Elizabeth never even took an acknowledged lover and was inclined to proclaim she was more of a king than a queen. Her most famous speech as the Spanish Armada approached was cheered by onlookers as she stated "I have the heart and stomach of a king, and of a king of England too".


Roger Ascham was her tutor in childhood stated, "The constitution of her mind, is exempt from female weakness, and she is embued with a masculine power of application". 


These are of course just snippets of information taken from the lifetime of a monarch, that point to confirm a rather extraordinary tale but none-the-less present a compelling case.
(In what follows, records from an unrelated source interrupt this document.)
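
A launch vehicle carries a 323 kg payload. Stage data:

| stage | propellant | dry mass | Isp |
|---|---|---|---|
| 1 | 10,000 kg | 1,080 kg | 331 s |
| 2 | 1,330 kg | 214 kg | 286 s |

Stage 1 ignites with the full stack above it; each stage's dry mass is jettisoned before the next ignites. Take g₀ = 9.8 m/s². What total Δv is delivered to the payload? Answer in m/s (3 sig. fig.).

Δv ≈ 8290 m/s

Ignition mass of stage 1 = 10,000+1,080 + 1,330+214 + 323 = 12,947 kg.
Stage 1: m₀ = 12,947 kg, m_f = 12,947 − 10,000 = 2,947 kg; Δv = 331×9.8×ln(4.393) = 3243.8×1.4801 ≈ 4801 m/s.
Stage 2: m₀ = 1,867 kg, m_f = 1,867 − 1,330 = 537 kg; Δv = 286×9.8×ln(3.477) = 2802.8×1.2461 ≈ 3493 m/s.
Total Δv = 4801 + 3493 = 8294 m/s.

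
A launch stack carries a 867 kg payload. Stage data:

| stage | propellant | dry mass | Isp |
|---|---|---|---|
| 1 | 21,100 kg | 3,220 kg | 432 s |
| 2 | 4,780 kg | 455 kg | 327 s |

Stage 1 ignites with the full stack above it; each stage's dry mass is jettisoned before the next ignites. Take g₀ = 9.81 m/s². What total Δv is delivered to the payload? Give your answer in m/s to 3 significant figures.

Ignition mass of stage 1 = 21,100+3,220 + 4,780+455 + 867 = 30,422 kg.
Stage 1: m₀ = 30,422 kg, m_f = 30,422 − 21,100 = 9,322 kg; Δv = 432×9.81×ln(3.263) = 4237.9×1.1828 ≈ 5013 m/s.
Stage 2: m₀ = 6,102 kg, m_f = 6,102 − 4,780 = 1,322 kg; Δv = 327×9.81×ln(4.616) = 3207.9×1.5295 ≈ 4906 m/s.
Total Δv = 5013 + 4906 = 9919 m/s.

Δv ≈ 9920 m/s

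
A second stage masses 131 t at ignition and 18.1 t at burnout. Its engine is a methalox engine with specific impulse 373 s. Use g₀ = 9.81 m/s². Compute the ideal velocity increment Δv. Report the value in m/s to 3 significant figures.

Δv ≈ 7240 m/s

v_e = Isp · g₀ = 373 × 9.81 = 3659.1 m/s.
Δv = v_e · ln(m₀/m_f) = 3659.1 × ln(7.238) = 3659.1 × 1.9793 ≈ 7242.5 m/s.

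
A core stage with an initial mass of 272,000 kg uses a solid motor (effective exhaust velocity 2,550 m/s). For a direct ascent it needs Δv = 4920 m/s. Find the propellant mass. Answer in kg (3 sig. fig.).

propellant mass ≈ 232000 kg

By the Tsiolkovsky rocket equation, m₀/m_f = exp(Δv / v_e) = exp(4920 / 2550.0) = exp(1.9294) = 6.8855.
m_f = 272,000 / 6.8855 = 39,503.3 kg, so propellant = m₀ − m_f = 272,000 − 39,503.3 = 232,496.7 kg.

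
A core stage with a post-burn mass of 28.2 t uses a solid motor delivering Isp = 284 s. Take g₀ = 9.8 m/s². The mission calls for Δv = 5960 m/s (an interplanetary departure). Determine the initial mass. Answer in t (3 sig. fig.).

initial mass ≈ 240 t

v_e = Isp · g₀ = 284 × 9.8 = 2783.2 m/s.
By the Tsiolkovsky rocket equation, m₀/m_f = exp(Δv / v_e) = exp(5960 / 2783.2) = exp(2.1414) = 8.5115.
m₀ = m_f × 8.5115 = 28.2 × 8.5115 = 240.024 t.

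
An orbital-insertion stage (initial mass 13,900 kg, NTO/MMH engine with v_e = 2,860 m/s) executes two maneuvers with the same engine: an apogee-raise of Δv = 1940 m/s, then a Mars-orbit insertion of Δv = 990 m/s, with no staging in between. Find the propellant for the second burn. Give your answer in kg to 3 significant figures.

propellant for the second burn ≈ 2060 kg

After the first burn: m = 13900 × exp(−1940/2860.0) = 13900 × 0.50747 = 7,053.83 kg.
After the second burn: m = 7,053.83 × exp(−990/2860.0) = 7,053.83 × 0.70740 = 4,989.88 kg.
Second-burn propellant = 7,053.83 − 4,989.88 = 2,063.95 kg.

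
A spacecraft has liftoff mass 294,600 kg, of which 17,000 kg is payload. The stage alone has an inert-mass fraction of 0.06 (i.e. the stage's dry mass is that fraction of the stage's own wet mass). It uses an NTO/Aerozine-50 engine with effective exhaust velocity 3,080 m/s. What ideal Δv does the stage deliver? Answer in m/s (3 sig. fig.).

Δv ≈ 6680 m/s

Stage wet mass = m₀ − payload = 294,600 − 17,000 = 277,600 kg.
Stage dry mass = ε × stage wet mass = 0.06 × 277,600 = 16,656 kg.
Burnout mass m_f = stage dry + payload = 16,656 + 17,000 = 33,656 kg.
Rocket equation: Δv = v_e · ln(294,600/33,656) = 3080.0 × ln(8.753) = 3080.0 × 2.1694 ≈ 6682 m/s.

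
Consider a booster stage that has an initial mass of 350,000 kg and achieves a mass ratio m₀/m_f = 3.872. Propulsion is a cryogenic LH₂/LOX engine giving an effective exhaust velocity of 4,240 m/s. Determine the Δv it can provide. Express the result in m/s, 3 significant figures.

Δv ≈ 5740 m/s

Δv = v_e · ln(3.872) = 4240.0 × 1.3538 ≈ 5740.0 m/s.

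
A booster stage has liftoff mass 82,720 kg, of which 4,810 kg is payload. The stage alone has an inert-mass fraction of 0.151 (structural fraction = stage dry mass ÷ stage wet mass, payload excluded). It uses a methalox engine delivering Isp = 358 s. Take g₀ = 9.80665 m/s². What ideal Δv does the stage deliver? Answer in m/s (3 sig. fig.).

Δv ≈ 5640 m/s

Stage wet mass = m₀ − payload = 82,720 − 4,810 = 77,910 kg.
Stage dry mass = ε × stage wet mass = 0.151 × 77,910 = 11,764.4 kg.
Burnout mass m_f = stage dry + payload = 11,764.4 + 4,810 = 16,574.4 kg.
v_e = Isp · g₀ = 358 × 9.80665 = 3510.8 m/s.
Using Δv = v_e ln(m₀/m_f): Δv = v_e · ln(82,720/16,574.4) = 3510.8 × ln(4.991) = 3510.8 × 1.6076 ≈ 5644 m/s.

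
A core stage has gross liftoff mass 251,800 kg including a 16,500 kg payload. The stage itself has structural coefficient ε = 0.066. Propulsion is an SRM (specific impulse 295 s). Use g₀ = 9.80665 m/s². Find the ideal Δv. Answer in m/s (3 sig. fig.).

Stage wet mass = m₀ − payload = 251,800 − 16,500 = 235,300 kg.
Stage dry mass = ε × stage wet mass = 0.066 × 235,300 = 15,529.8 kg.
Burnout mass m_f = stage dry + payload = 15,529.8 + 16,500 = 32,029.8 kg.
v_e = Isp · g₀ = 295 × 9.80665 = 2893.0 m/s.
Rocket equation: Δv = v_e · ln(251,800/32,029.8) = 2893.0 × ln(7.861) = 2893.0 × 2.0620 ≈ 5965 m/s.

Δv ≈ 5970 m/s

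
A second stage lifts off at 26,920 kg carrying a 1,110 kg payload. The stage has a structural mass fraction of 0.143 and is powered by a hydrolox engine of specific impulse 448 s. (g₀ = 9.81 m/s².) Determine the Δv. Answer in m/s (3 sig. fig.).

Stage wet mass = m₀ − payload = 26,920 − 1,110 = 25,810 kg.
Stage dry mass = ε × stage wet mass = 0.143 × 25,810 = 3,690.83 kg.
Burnout mass m_f = stage dry + payload = 3,690.83 + 1,110 = 4,800.83 kg.
v_e = Isp · g₀ = 448 × 9.81 = 4394.9 m/s.
From the ideal rocket equation, Δv = v_e · ln(26,920/4,800.83) = 4394.9 × ln(5.607) = 4394.9 × 1.7241 ≈ 7577 m/s.

Δv ≈ 7580 m/s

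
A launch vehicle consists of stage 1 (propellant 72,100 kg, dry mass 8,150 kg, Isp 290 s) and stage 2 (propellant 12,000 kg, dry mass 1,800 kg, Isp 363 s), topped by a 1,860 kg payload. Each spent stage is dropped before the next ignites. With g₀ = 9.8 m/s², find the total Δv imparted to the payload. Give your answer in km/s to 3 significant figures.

Ignition mass of stage 1 = 72,100+8,150 + 12,000+1,800 + 1,860 = 95,910 kg.
Stage 1: m₀ = 95,910 kg, m_f = 95,910 − 72,100 = 23,810 kg; Δv = 290×9.8×ln(4.028) = 2842.0×1.3933 ≈ 3960 m/s.
Stage 2: m₀ = 15,660 kg, m_f = 15,660 − 12,000 = 3,660 kg; Δv = 363×9.8×ln(4.279) = 3557.4×1.4536 ≈ 5171 m/s.
Total Δv = 3960 + 5171 = 9131 m/s.

Δv ≈ 9.13 km/s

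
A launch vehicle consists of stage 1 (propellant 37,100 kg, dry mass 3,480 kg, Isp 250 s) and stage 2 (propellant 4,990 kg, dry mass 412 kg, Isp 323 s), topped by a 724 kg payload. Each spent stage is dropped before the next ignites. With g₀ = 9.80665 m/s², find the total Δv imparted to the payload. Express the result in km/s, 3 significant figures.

Ignition mass of stage 1 = 37,100+3,480 + 4,990+412 + 724 = 46,706 kg.
Stage 1: m₀ = 46,706 kg, m_f = 46,706 − 37,100 = 9,606 kg; Δv = 250×9.80665×ln(4.862) = 2451.7×1.5815 ≈ 3877 m/s.
Stage 2: m₀ = 6,126 kg, m_f = 6,126 − 4,990 = 1,136 kg; Δv = 323×9.80665×ln(5.393) = 3167.5×1.6850 ≈ 5337 m/s.
Total Δv = 3877 + 5337 = 9214 m/s.

Δv ≈ 9.21 km/s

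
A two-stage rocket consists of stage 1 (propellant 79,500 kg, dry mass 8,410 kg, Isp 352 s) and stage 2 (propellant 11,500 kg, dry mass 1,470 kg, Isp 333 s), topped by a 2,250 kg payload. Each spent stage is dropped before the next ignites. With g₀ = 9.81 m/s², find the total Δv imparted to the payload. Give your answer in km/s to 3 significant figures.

Δv ≈ 9.69 km/s

Ignition mass of stage 1 = 79,500+8,410 + 11,500+1,470 + 2,250 = 103,130 kg.
Stage 1: m₀ = 103,130 kg, m_f = 103,130 − 79,500 = 23,630 kg; Δv = 352×9.81×ln(4.364) = 3453.1×1.4735 ≈ 5088 m/s.
Stage 2: m₀ = 15,220 kg, m_f = 15,220 − 11,500 = 3,720 kg; Δv = 333×9.81×ln(4.091) = 3266.7×1.4089 ≈ 4602 m/s.
Total Δv = 5088 + 4602 = 9690 m/s.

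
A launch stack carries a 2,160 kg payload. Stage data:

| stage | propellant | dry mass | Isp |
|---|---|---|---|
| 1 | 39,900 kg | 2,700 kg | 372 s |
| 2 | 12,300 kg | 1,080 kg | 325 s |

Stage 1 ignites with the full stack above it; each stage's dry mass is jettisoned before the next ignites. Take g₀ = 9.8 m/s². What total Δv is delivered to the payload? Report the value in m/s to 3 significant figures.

Δv ≈ 9220 m/s

Ignition mass of stage 1 = 39,900+2,700 + 12,300+1,080 + 2,160 = 58,140 kg.
Stage 1: m₀ = 58,140 kg, m_f = 58,140 − 39,900 = 18,240 kg; Δv = 372×9.8×ln(3.188) = 3645.6×1.1592 ≈ 4226 m/s.
Stage 2: m₀ = 15,540 kg, m_f = 15,540 − 12,300 = 3,240 kg; Δv = 325×9.8×ln(4.796) = 3185.0×1.5678 ≈ 4994 m/s.
Total Δv = 4226 + 4994 = 9220 m/s.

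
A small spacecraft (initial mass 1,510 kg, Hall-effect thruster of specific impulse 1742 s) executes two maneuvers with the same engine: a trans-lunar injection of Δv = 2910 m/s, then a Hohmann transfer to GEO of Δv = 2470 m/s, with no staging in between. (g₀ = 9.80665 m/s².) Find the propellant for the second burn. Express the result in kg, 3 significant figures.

v_e = Isp · g₀ = 1742 × 9.80665 = 17083.2 m/s.
After the first burn: m = 1510 × exp(−2910/17083.2) = 1510 × 0.84338 = 1,273.5 kg.
After the second burn: m = 1,273.5 × exp(−2470/17083.2) = 1,273.5 × 0.86538 = 1,102.06 kg.
Second-burn propellant = 1,273.5 − 1,102.06 = 171.44 kg.

propellant for the second burn ≈ 171 kg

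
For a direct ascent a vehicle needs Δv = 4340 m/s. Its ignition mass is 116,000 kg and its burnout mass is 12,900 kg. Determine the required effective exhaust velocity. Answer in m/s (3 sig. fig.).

v_e ≈ 1980 m/s

ln(m₀/m_f) = ln(116000/12900) = ln(8.992) = 2.1964.
Using Δv = v_e ln(m₀/m_f): v_e = Δv / ln(m₀/m_f) = 4340 / 2.1964 = 1976.0 m/s.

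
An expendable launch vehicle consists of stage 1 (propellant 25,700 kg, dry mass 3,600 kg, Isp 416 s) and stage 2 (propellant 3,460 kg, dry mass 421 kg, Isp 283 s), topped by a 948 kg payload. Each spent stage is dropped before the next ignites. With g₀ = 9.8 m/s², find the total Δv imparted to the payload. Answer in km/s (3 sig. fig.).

Δv ≈ 9.20 km/s

Ignition mass of stage 1 = 25,700+3,600 + 3,460+421 + 948 = 34,129 kg.
Stage 1: m₀ = 34,129 kg, m_f = 34,129 − 25,700 = 8,429 kg; Δv = 416×9.8×ln(4.049) = 4076.8×1.3985 ≈ 5701 m/s.
Stage 2: m₀ = 4,829 kg, m_f = 4,829 − 3,460 = 1,369 kg; Δv = 283×9.8×ln(3.527) = 2773.4×1.2606 ≈ 3496 m/s.
Total Δv = 5701 + 3496 = 9197 m/s.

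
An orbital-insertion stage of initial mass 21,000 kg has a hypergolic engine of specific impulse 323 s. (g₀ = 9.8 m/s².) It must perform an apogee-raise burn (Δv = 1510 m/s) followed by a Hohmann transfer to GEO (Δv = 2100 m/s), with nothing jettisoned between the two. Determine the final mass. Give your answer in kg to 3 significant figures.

v_e = Isp · g₀ = 323 × 9.8 = 3165.4 m/s.
After the first burn: m = 21000 × exp(−1510/3165.4) = 21000 × 0.62062 = 13,033 kg.
After the second burn: m = 13,033 × exp(−2100/3165.4) = 13,033 × 0.51509 = 6,713.17 kg.

final mass ≈ 6710 kg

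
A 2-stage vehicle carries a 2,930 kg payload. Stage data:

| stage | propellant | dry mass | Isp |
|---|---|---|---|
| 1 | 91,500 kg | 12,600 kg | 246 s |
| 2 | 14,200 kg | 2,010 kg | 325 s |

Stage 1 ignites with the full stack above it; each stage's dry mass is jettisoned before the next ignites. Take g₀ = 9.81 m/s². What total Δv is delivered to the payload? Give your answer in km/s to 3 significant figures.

Ignition mass of stage 1 = 91,500+12,600 + 14,200+2,010 + 2,930 = 123,240 kg.
Stage 1: m₀ = 123,240 kg, m_f = 123,240 − 91,500 = 31,740 kg; Δv = 246×9.81×ln(3.883) = 2413.3×1.3566 ≈ 3274 m/s.
Stage 2: m₀ = 19,140 kg, m_f = 19,140 − 14,200 = 4,940 kg; Δv = 325×9.81×ln(3.874) = 3188.2×1.3544 ≈ 4318 m/s.
Total Δv = 3274 + 4318 = 7592 m/s.

Δv ≈ 7.59 km/s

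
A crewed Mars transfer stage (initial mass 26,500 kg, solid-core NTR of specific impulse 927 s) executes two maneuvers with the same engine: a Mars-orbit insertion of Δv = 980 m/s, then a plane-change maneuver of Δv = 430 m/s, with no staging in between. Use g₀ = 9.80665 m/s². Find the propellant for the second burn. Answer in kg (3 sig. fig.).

propellant for the second burn ≈ 1100 kg

v_e = Isp · g₀ = 927 × 9.80665 = 9090.8 m/s.
After the first burn: m = 26500 × exp(−980/9090.8) = 26500 × 0.89781 = 23,792 kg.
After the second burn: m = 23,792 × exp(−430/9090.8) = 23,792 × 0.95380 = 22,692.8 kg.
Second-burn propellant = 23,792 − 22,692.8 = 1,099.2 kg.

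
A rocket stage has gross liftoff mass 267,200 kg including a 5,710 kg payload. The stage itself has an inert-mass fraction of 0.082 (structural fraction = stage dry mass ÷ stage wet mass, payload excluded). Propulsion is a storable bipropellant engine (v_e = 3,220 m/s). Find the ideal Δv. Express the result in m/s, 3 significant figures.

Δv ≈ 7360 m/s

Stage wet mass = m₀ − payload = 267,200 − 5,710 = 261,490 kg.
Stage dry mass = ε × stage wet mass = 0.082 × 261,490 = 21,442.2 kg.
Burnout mass m_f = stage dry + payload = 21,442.2 + 5,710 = 27,152.2 kg.
By the Tsiolkovsky rocket equation, Δv = v_e · ln(267,200/27,152.2) = 3220.0 × ln(9.841) = 3220.0 × 2.2865 ≈ 7363 m/s.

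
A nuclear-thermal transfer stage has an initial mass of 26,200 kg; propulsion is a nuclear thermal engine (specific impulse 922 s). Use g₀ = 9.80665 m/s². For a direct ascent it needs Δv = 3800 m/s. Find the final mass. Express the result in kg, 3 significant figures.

v_e = Isp · g₀ = 922 × 9.80665 = 9041.7 m/s.
Using Δv = v_e ln(m₀/m_f): m₀/m_f = exp(Δv / v_e) = exp(3800 / 9041.7) = exp(0.4203) = 1.5224.
m_f = m₀ / 1.5224 = 26,200 / 1.5224 = 17,209.7 kg.

final mass ≈ 17200 kg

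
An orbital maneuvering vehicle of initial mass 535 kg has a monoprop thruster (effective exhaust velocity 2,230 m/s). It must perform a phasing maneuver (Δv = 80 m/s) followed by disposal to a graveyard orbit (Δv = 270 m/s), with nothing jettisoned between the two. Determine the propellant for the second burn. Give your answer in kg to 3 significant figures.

After the first burn: m = 535 × exp(−80/2230.0) = 535 × 0.96476 = 516.147 kg.
After the second burn: m = 516.147 × exp(−270/2230.0) = 516.147 × 0.88597 = 457.291 kg.
Second-burn propellant = 516.147 − 457.291 = 58.856 kg.

propellant for the second burn ≈ 58.9 kg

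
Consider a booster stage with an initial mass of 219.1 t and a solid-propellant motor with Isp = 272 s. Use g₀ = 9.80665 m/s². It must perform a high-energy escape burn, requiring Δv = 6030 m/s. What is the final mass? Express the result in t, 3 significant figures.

final mass ≈ 22.8 t

v_e = Isp · g₀ = 272 × 9.80665 = 2667.4 m/s.
m₀/m_f = exp(Δv / v_e) = exp(6030 / 2667.4) = exp(2.2606) = 9.5890.
m_f = m₀ / 9.5890 = 219.1 / 9.5890 = 22.8491 t.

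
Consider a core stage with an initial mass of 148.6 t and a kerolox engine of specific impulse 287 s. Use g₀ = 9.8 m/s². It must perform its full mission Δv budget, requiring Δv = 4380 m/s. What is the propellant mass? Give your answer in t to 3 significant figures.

v_e = Isp · g₀ = 287 × 9.8 = 2812.6 m/s.
From the ideal rocket equation, m₀/m_f = exp(Δv / v_e) = exp(4380 / 2812.6) = exp(1.5573) = 4.7459.
m_f = 148.6 / 4.7459 = 31.3112 t, so propellant = m₀ − m_f = 148.6 − 31.3112 = 117.2888 t.

propellant mass ≈ 117 t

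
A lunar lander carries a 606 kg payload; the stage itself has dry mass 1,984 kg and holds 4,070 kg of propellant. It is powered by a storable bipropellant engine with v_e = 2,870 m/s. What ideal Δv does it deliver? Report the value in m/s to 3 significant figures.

m₀ = payload + dry + propellant = 606 + 1,984 + 4,070 = 6,660 kg.
m_f = payload + dry = 606 + 1,984 = 2,590 kg.
Using Δv = v_e ln(m₀/m_f): Δv = v_e · ln(m₀/m_f) = 2870.0 × ln(2.571) = 2870.0 × 0.9445 ≈ 2710.6 m/s.

Δv ≈ 2710 m/s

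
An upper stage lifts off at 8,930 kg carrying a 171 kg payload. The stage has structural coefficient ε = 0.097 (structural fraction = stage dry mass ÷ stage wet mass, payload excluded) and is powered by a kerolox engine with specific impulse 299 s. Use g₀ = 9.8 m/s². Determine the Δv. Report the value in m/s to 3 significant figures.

Δv ≈ 6360 m/s

Stage wet mass = m₀ − payload = 8,930 − 171 = 8,759 kg.
Stage dry mass = ε × stage wet mass = 0.097 × 8,759 = 849.623 kg.
Burnout mass m_f = stage dry + payload = 849.623 + 171 = 1,020.623 kg.
v_e = Isp · g₀ = 299 × 9.8 = 2930.2 m/s.
From the ideal rocket equation, Δv = v_e · ln(8,930/1,020.623) = 2930.2 × ln(8.75) = 2930.2 × 2.1690 ≈ 6356 m/s.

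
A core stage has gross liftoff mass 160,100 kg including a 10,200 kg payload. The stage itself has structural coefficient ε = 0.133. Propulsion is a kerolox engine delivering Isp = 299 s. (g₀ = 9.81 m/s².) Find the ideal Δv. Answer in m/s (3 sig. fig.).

Stage wet mass = m₀ − payload = 160,100 − 10,200 = 149,900 kg.
Stage dry mass = ε × stage wet mass = 0.133 × 149,900 = 19,936.7 kg.
Burnout mass m_f = stage dry + payload = 19,936.7 + 10,200 = 30,136.7 kg.
v_e = Isp · g₀ = 299 × 9.81 = 2933.2 m/s.
Using Δv = v_e ln(m₀/m_f): Δv = v_e · ln(160,100/30,136.7) = 2933.2 × ln(5.312) = 2933.2 × 1.6701 ≈ 4899 m/s.

Δv ≈ 4900 m/s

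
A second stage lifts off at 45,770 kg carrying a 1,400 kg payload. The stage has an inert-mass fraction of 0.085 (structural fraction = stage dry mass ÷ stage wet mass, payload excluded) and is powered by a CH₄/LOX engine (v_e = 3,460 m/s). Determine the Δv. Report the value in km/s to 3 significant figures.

Stage wet mass = m₀ − payload = 45,770 − 1,400 = 44,370 kg.
Stage dry mass = ε × stage wet mass = 0.085 × 44,370 = 3,771.45 kg.
Burnout mass m_f = stage dry + payload = 3,771.45 + 1,400 = 5,171.45 kg.
Rocket equation: Δv = v_e · ln(45,770/5,171.45) = 3460.0 × ln(8.851) = 3460.0 × 2.1805 ≈ 7544 m/s.

Δv ≈ 7.54 km/s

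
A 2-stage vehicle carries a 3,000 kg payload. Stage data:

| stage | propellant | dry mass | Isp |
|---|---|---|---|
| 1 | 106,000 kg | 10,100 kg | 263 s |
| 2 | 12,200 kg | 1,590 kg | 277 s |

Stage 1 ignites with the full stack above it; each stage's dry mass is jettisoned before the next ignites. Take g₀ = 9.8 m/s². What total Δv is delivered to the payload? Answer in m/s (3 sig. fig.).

Δv ≈ 7640 m/s

Ignition mass of stage 1 = 106,000+10,100 + 12,200+1,590 + 3,000 = 132,890 kg.
Stage 1: m₀ = 132,890 kg, m_f = 132,890 − 106,000 = 26,890 kg; Δv = 263×9.8×ln(4.942) = 2577.4×1.5978 ≈ 4118 m/s.
Stage 2: m₀ = 16,790 kg, m_f = 16,790 − 12,200 = 4,590 kg; Δv = 277×9.8×ln(3.658) = 2714.6×1.2969 ≈ 3521 m/s.
Total Δv = 4118 + 3521 = 7639 m/s.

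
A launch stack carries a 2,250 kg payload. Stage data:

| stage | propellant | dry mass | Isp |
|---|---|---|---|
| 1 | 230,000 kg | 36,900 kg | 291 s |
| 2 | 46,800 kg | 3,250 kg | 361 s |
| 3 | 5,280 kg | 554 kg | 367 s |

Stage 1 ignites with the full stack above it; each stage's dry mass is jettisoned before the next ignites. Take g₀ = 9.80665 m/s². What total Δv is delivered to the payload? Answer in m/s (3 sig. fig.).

Δv ≈ 13100 m/s

Ignition mass of stage 1 = 230,000+36,900 + 46,800+3,250 + 5,280+554 + 2,250 = 325,034 kg.
Stage 1: m₀ = 325,034 kg, m_f = 325,034 − 230,000 = 95,034 kg; Δv = 291×9.80665×ln(3.42) = 2853.7×1.2297 ≈ 3509 m/s.
Stage 2: m₀ = 58,134 kg, m_f = 58,134 − 46,800 = 11,334 kg; Δv = 361×9.80665×ln(5.129) = 3540.2×1.6349 ≈ 5788 m/s.
Stage 3: m₀ = 8,084 kg, m_f = 8,084 − 5,280 = 2,804 kg; Δv = 367×9.80665×ln(2.883) = 3599.0×1.0588 ≈ 3811 m/s.
Total Δv = 3509 + 5788 + 3811 = 13108 m/s.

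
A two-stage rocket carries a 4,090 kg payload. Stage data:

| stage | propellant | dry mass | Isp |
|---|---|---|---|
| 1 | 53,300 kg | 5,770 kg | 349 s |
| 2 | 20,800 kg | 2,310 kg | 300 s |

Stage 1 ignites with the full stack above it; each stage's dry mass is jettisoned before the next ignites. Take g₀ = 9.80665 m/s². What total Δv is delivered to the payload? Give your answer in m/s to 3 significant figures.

Ignition mass of stage 1 = 53,300+5,770 + 20,800+2,310 + 4,090 = 86,270 kg.
Stage 1: m₀ = 86,270 kg, m_f = 86,270 − 53,300 = 32,970 kg; Δv = 349×9.80665×ln(2.617) = 3422.5×0.9619 ≈ 3292 m/s.
Stage 2: m₀ = 27,200 kg, m_f = 27,200 − 20,800 = 6,400 kg; Δv = 300×9.80665×ln(4.25) = 2942.0×1.4469 ≈ 4257 m/s.
Total Δv = 3292 + 4257 = 7549 m/s.

Δv ≈ 7550 m/s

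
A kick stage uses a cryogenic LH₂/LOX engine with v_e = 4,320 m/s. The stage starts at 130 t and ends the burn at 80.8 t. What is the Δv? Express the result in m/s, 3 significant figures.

Δv ≈ 2050 m/s

From the ideal rocket equation, Δv = v_e · ln(m₀/m_f) = 4320.0 × ln(1.609) = 4320.0 × 0.4756 ≈ 2054.4 m/s.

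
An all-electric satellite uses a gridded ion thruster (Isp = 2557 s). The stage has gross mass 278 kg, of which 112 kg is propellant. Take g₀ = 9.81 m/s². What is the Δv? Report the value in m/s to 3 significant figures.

Δv ≈ 12900 m/s

v_e = Isp · g₀ = 2557 × 9.81 = 25084.2 m/s.
m_f = m₀ − m_prop = 278 − 112 = 166 kg.
Rocket equation: Δv = v_e · ln(m₀/m_f) = 25084.2 × ln(1.675) = 25084.2 × 0.5156 ≈ 12934.2 m/s.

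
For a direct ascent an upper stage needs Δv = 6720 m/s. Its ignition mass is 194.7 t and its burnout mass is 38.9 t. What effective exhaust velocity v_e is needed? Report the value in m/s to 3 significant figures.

v_e ≈ 4170 m/s

ln(m₀/m_f) = ln(194700/38900) = ln(5.005) = 1.6105.
By the Tsiolkovsky rocket equation, v_e = Δv / ln(m₀/m_f) = 6720 / 1.6105 = 4172.7 m/s.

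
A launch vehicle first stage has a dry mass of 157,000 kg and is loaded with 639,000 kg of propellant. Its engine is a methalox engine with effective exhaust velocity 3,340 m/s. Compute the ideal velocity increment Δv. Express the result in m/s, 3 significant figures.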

Elizabeth was renowned for wearing heavy make-up and wigs at all times with high lace ruffs worn around her neck making it easy to cover any signs of masculinity. She was never visible in public without such attire.


Upon the Queens death no autopsy was performed and rather than a grand state funeral you expect for a monarch the nation adored, her remains were interred with those of her sister Mary I [Bloody Mary] in Westminster Abbey in a grave that to this day has never been breached. The answers with modern day science could perhaps lie there or perhaps in another grave, the grave of a 9 year old girl in Bisley.


300 years after the supposed death of a young Elizabeth the local Reverend Thomas Keeble was making renovations to Overcourt House. He supposedly found an unmarked grave on the grounds with the skeleton of a child dressed in opulent female Tudor clothing inside. He is said to have reburied the body in an unknown location. This last bit of information is amazing to me as it was to Bram Stoker, yes the same Bram Stoker who wrote Dracula.


When Bram Stoker visited Bisley in the late nineteenth century, he was intrigued by the village’s strange May Day tradition. Like most villages at the time, the village chose a May Queen every year. But in Bisley, the May Queen was always a young boy in an Elizabethan-style dress. When he asked why, villagers told him about the legend of the Bisley Boy. Bram went on to research the story extensively, and wrote about it in his 1910 book, Famous Imposters.